Melanohalea zopheroa

Scientific classification
- Kingdom: Fungi
- Division: Ascomycota
- Class: Lecanoromycetes
- Order: Lecanorales
- Family: Parmeliaceae
- Genus: Melanohalea
- Species: M. zopheroa
- Binomial name: Melanohalea zopheroa (Essl.) O.Blanco, A.Crespo, Divakar, Essl., D.Hawksw. & Lumbsch (2004)
- Synonyms: Parmelia zopheroa Essl. (1977); Melanelia zopheroa (Essl.) Essl. (1978);

= Melanohalea zopheroa =

- Authority: (Essl.) O.Blanco, A.Crespo, Divakar, Essl., D.Hawksw. & Lumbsch (2004)
- Synonyms: Parmelia zopheroa Essl. (1977), Melanelia zopheroa (Essl.) Essl. (1978)

Species of lichen

Melanohalea zopheroa is a species of lichen in the family Parmeliaceae.

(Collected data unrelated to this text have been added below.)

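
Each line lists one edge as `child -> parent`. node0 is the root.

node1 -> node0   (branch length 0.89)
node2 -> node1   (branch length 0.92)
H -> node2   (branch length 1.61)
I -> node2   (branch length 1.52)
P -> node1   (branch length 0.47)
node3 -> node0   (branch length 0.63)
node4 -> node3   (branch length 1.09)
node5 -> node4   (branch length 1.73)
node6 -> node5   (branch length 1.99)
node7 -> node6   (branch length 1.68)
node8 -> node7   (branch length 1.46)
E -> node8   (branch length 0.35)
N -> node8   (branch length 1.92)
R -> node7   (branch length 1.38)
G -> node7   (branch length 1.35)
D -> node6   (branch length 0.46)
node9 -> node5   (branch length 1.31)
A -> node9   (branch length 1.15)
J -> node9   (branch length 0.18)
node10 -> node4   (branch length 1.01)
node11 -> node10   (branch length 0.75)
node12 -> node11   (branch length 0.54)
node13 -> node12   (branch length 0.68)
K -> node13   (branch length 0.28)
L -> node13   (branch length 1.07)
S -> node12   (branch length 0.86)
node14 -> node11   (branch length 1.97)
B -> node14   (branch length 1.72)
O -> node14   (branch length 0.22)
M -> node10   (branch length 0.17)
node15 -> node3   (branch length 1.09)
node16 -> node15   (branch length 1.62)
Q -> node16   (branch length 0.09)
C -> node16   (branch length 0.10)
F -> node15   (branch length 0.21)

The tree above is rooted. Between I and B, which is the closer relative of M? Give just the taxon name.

The MRCA of M and B subtends ((((K,L),S),(B,O)),M) (6 taxa).
The MRCA of M and I is the root, subtending the entire tree (19 taxa).
The first is nested inside the second, so M shares a more recent common ancestor with B.

B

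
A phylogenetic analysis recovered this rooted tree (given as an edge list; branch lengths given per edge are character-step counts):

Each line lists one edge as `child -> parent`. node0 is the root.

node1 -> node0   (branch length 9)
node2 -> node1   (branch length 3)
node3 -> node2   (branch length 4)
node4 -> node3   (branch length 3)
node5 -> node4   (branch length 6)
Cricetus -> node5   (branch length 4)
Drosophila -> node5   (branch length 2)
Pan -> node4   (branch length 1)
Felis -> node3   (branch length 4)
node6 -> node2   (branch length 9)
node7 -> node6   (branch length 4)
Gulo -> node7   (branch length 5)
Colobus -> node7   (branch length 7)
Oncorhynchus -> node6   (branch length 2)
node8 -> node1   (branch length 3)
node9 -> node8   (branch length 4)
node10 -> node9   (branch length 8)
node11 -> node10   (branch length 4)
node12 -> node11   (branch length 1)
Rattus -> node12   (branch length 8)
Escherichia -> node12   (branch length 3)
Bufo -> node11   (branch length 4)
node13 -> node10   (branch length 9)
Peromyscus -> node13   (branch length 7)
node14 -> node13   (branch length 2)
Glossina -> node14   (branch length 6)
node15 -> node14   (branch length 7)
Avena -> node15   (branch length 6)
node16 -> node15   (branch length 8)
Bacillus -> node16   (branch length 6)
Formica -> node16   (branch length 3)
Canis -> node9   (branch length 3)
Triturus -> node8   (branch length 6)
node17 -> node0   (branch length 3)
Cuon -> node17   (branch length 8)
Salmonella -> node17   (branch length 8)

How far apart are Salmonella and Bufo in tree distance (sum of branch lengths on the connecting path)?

43

The path runs Salmonella → … → MRCA → … → Bufo; the MRCA is the root of the tree.
Branch lengths along that path: 8 + 3 + 9 + 3 + 4 + 8 + 4 + 4 = 43.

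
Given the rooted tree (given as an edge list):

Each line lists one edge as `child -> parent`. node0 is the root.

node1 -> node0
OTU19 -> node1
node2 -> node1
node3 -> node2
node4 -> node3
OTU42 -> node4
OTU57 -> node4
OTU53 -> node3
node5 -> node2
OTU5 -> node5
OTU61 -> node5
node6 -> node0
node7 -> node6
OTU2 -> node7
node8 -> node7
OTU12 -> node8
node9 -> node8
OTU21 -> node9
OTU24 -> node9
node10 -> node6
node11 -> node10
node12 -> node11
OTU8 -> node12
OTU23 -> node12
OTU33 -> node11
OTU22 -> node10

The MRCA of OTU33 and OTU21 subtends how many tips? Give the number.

The MRCA of OTU33 and OTU21 is the node subtending ((OTU2,(OTU12,(OTU21,OTU24))),(((OTU8,OTU23),OTU33),OTU22)).
That clade contains 8 terminal taxa: OTU12, OTU2, OTU21, OTU22, OTU23, OTU24, OTU33, OTU8.

8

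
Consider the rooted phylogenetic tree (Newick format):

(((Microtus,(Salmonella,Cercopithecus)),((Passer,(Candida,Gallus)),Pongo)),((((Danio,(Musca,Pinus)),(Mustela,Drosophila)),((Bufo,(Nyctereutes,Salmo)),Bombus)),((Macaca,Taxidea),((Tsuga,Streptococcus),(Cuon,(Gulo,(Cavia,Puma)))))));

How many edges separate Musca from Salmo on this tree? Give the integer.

8

The MRCA of Musca and Salmo is the node subtending (((Danio,(Musca,Pinus)),(Mustela,Drosophila)),((Bufo,(Nyctereutes,Salmo)),Bombus)).
From Musca up to that node: 4 branches. From Salmo up to the same node: 4 branches. Total: 4 + 4 = 8.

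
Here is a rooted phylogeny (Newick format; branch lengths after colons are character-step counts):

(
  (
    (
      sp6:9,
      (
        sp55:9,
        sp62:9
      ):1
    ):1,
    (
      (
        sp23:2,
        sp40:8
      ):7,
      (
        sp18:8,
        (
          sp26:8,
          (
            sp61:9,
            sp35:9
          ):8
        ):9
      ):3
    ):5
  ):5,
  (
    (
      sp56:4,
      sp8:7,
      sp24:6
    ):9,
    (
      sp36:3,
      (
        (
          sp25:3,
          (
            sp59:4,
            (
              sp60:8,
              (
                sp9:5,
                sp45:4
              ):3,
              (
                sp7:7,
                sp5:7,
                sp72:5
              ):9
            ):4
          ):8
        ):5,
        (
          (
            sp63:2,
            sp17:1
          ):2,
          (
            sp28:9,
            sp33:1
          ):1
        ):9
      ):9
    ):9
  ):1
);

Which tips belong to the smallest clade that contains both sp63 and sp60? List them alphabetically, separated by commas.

sp17, sp25, sp28, sp33, sp45, sp5, sp59, sp60, sp63, sp7, sp72, sp9

Tracing sp63: it sits inside (sp63,sp17).
Tracing sp60: it sits inside (sp60,(sp9,sp45),(sp7,sp5,sp72)).
The smallest clade enclosing both is ((sp25,(sp59,(sp60,(sp9,sp45),(sp7,sp5,sp72)))),((sp63,sp17),(sp28,sp33))); the answer is its 12 terminal taxa in alphabetical order.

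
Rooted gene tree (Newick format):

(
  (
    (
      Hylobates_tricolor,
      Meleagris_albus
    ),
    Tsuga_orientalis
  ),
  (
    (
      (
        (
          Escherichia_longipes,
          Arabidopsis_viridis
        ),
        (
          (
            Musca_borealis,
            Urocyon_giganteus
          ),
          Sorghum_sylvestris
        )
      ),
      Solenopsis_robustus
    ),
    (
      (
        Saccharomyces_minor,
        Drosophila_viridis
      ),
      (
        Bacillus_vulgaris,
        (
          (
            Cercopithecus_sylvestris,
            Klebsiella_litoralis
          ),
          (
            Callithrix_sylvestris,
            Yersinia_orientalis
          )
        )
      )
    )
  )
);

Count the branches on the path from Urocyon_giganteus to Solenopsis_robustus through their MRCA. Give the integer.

The MRCA of Urocyon_giganteus and Solenopsis_robustus is the node subtending (((Escherichia_longipes,Arabidopsis_viridis),((Musca_borealis,Urocyon_giganteus),Sorghum_sylvestris)),Solenopsis_robustus).
From Urocyon_giganteus up to that node: 4 branches. From Solenopsis_robustus up to the same node: 1 branch. Total: 4 + 1 = 5.

5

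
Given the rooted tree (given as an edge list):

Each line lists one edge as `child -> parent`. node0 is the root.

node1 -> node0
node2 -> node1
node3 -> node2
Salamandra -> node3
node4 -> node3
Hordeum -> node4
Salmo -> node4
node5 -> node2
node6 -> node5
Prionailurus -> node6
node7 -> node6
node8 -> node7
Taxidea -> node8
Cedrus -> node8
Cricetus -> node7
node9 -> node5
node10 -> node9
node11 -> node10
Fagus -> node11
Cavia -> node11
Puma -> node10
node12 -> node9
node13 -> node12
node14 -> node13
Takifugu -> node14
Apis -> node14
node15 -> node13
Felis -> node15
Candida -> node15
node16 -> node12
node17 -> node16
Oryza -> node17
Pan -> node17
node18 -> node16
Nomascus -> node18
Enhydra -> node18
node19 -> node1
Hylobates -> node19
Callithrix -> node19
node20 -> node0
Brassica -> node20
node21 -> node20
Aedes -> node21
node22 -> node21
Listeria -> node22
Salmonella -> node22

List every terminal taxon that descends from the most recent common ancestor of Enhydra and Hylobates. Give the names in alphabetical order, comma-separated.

Apis, Callithrix, Candida, Cavia, Cedrus, Cricetus, Enhydra, Fagus, Felis, Hordeum, Hylobates, Nomascus, Oryza, Pan, Prionailurus, Puma, Salamandra, Salmo, Takifugu, Taxidea

Tracing Enhydra: it sits inside (Nomascus,Enhydra).
Tracing Hylobates: it sits inside (Hylobates,Callithrix).
The smallest clade enclosing both is (((Salamandra,(Hordeum,Salmo)),((Prionailurus,((Taxidea,Cedrus),Cricetus)),(((Fagus,Cavia),Puma),(((Takifugu,Apis),(Felis,Candida)),((Oryza,Pan),(Nomascus,Enhydra)))))),(Hylobates,Callithrix)); the answer is its 20 terminal taxa in alphabetical order.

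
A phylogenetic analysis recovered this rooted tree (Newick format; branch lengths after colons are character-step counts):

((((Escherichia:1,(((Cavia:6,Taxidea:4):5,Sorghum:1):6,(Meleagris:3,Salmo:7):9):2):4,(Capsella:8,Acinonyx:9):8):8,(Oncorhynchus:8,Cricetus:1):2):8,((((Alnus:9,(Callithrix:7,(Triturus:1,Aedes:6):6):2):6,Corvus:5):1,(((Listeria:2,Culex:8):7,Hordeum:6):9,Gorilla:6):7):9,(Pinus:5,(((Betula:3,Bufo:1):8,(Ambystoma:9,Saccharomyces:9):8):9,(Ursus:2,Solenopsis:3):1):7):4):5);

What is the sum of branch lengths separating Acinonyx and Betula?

The path runs Acinonyx → … → MRCA → … → Betula; the MRCA is the root of the tree.
Branch lengths along that path: 9 + 8 + 8 + 8 + 5 + 4 + 7 + 9 + 8 + 3 = 69.

69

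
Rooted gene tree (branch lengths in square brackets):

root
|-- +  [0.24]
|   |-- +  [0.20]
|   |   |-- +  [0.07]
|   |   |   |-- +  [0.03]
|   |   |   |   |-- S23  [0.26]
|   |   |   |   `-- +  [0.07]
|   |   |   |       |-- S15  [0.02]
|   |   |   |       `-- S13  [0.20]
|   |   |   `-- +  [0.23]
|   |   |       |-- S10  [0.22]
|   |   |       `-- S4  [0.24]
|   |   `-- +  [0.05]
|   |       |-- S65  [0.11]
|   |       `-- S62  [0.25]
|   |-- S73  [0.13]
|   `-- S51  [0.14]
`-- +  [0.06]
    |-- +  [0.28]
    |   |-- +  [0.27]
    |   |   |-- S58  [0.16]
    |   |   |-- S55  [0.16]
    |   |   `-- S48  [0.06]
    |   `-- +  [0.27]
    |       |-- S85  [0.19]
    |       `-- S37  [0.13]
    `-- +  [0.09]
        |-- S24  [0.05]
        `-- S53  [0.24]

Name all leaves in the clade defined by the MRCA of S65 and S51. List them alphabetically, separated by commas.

Tracing S65: it sits inside (S65,S62).
Tracing S51: it sits inside ((((S23,(S15,S13)),(S10,S4)),(S65,S62)),S73,S51).
The smallest clade enclosing both is ((((S23,(S15,S13)),(S10,S4)),(S65,S62)),S73,S51); the answer is its 9 terminal taxa in alphabetical order.

S10, S13, S15, S23, S4, S51, S62, S65, S73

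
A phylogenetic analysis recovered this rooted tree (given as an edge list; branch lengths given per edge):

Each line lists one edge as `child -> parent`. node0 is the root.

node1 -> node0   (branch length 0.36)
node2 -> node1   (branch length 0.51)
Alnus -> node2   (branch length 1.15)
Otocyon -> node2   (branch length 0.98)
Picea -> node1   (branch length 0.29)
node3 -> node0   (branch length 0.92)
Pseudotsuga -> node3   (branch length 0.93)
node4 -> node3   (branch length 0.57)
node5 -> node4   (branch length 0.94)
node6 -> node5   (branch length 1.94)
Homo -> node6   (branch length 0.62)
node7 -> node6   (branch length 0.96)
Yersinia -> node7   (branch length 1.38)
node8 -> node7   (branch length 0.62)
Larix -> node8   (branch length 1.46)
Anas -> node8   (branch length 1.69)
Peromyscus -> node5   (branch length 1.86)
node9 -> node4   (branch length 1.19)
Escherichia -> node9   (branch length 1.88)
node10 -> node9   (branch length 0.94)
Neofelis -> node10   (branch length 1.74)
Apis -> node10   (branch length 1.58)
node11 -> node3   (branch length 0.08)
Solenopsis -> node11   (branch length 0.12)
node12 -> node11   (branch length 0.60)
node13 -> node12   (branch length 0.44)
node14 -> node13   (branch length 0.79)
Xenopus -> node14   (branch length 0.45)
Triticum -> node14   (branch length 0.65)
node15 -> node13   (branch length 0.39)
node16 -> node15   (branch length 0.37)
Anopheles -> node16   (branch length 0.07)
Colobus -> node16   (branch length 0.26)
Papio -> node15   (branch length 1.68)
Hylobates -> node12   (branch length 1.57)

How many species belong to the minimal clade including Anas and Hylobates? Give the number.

16

The MRCA of Anas and Hylobates is the node subtending (Pseudotsuga,(((Homo,(Yersinia,(Larix,Anas))),Peromyscus),(Escherichia,(Neofelis,Apis))),(Solenopsis,(((Xenopus,Triticum),((Anopheles,Colobus),Papio)),Hylobates))).
That clade contains 16 terminal taxa: Anas, Anopheles, Apis, Colobus, Escherichia, Homo, Hylobates, Larix, Neofelis, Papio, Peromyscus, Pseudotsuga, Solenopsis, Triticum, Xenopus, Yersinia.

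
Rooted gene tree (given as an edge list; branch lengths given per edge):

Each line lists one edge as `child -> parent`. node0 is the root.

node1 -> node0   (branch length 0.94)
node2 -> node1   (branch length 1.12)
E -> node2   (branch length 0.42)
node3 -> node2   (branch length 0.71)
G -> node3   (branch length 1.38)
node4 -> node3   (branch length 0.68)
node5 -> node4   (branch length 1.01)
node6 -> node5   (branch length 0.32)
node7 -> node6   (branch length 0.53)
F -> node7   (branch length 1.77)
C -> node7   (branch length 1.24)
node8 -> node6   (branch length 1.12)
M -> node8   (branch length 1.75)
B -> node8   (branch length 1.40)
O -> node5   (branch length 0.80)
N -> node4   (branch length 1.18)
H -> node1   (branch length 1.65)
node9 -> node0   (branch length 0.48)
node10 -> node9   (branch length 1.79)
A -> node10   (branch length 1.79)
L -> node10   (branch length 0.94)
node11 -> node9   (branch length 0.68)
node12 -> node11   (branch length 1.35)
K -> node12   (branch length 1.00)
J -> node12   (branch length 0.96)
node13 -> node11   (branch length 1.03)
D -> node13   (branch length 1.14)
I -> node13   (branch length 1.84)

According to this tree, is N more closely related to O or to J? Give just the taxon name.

The MRCA of N and O subtends ((((F,C),(M,B)),O),N) (6 taxa).
The MRCA of N and J is the root, subtending the entire tree (15 taxa).
The first is nested inside the second, so N shares a more recent common ancestor with O.

O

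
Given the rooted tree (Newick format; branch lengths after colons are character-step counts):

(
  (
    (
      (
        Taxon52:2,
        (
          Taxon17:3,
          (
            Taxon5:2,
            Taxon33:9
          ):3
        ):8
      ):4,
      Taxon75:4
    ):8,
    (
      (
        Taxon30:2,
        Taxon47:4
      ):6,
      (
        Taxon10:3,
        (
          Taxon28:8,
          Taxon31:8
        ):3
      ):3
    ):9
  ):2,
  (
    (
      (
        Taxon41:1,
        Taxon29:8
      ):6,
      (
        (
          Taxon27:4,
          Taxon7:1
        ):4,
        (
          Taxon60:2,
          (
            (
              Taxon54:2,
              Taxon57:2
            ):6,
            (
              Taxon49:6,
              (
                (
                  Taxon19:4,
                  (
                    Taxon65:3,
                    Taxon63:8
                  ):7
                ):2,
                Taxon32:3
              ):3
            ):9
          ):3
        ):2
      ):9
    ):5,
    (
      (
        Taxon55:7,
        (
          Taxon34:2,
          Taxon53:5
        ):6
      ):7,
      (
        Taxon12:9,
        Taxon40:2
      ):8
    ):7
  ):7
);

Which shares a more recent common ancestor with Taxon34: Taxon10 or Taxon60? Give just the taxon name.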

It was first formally described in 1977 by Ted Esslinger as Parmelia zopheroa. A year later, he transferred it to the new genus Melanelia, which he created to contain the brown Parmeliae species. In 2004, after early molecular phylogenetic evidence showed that Melanelia was not monophyletic, Melanohalea was circumscribed by lichenologists Oscar Blanco, Ana Crespo, Pradeep K. Divakar, Esslinger, David L. Hawksworth and H. Thorsten Lumbsch, and M. zopheroa was transferred to it. The lichen has a disjunct distribution, as it is found in South America (Chile) and in New Zealand.

David Galloway and Per Magnus Jørgensen have suggested that Melanohalea zopheroa is a sorediate counterpart of the New Zealand species Melanelia inactiva.